Frayda Cohen, a professor of the University of Pittsburgh’s Women’s Studies program, agrees with the Maybelline representative.

“A lot of women do say that,” Cohen said. “Why, I don’t know. Is it because they are really excited about appearances? Or have they bought into consumerism?”

Tian Qiu has chosen to not wear makeup during March. She is one of the 336 confirmed guests on the event’s Facebook page and said she joined because she thinks society has a lot of body issues.

“[The beauty industry] has gotten really good at forcing an image of female beauty. People don’t realize how pretty they are,” said Qiu, a freshman at Pitt.

Cohen said that choosing to put on lipstick is “harmless at worst,” but adds that if women begin to depend upon makeup, they are more likely to consider getting plastic surgery.

Lane said the goal of this event is not to ban women from using makeup. Rather, it’s to get women “questioning why [they] made that choice,” Lane said. “I want women feeling pretty waking up in the morning.”
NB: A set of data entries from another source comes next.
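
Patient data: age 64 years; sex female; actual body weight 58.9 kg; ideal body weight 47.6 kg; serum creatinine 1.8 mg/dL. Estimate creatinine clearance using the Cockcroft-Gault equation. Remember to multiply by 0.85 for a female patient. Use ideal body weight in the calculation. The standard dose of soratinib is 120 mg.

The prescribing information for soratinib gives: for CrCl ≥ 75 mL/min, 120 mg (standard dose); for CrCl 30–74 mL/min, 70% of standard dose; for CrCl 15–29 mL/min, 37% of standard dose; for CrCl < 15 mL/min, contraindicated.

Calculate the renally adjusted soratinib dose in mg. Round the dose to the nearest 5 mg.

CrCl = (140 − 64) × 47.6 / (72 × 1.8) × 0.85 = 3617.6 / 129.60 × 0.85 ≈ 23.7 mL/min
CrCl ≈ 24 mL/min → bracket 15–29 mL/min.
37% of 120 mg = 44.4 mg → 45 mg

45 mg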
“We just want women to feel comfortable in our own natural skin,” Towers said.

The push for natural beauty has been taken to a national level, with the Dove Campaign for Real Beauty. According to the Dove website, Dove is “challenging beauty by questioning narrow, unattainable stereotypes of beauty and encouraging women to celebrate their own real beauty.”

A customer representative for Dove, who also declined to give her full name because she wasn’t authorized to speak for the company, said, “Dove is trying to get across the message that beauty comes in all shapes and sizes.”

No Makeup March tries to emphasize that wearing makeup is a personal choice. The disclaimer on the event page reads, “No Make-Up March is asking you to examine why you decide to (or not to!) wear make-up — not telling you which route to feminism is the best one.”

“Women should support each other’s choices, but these choices should be ones they actually make,” Lane said.

Allison Norlander, a sophomore at Pitt, said she doesn’t necessarily feel empowered by choosing to not wear makeup.

“I don’t really pay attention,” said Norlander, who said wearing makeup has kind of become a habit, but whether she wears it depends upon how much time she has.

Less than one week into the event, Qiu’s choice to not wear makeup has had little effect on her life.

“I don’t feel any different. My life hasn’t really changed, which drives home the point of how unnecessary makeup is,” said Qiu, adding that not wearing makeup has “empowered [her] to get to class on time.”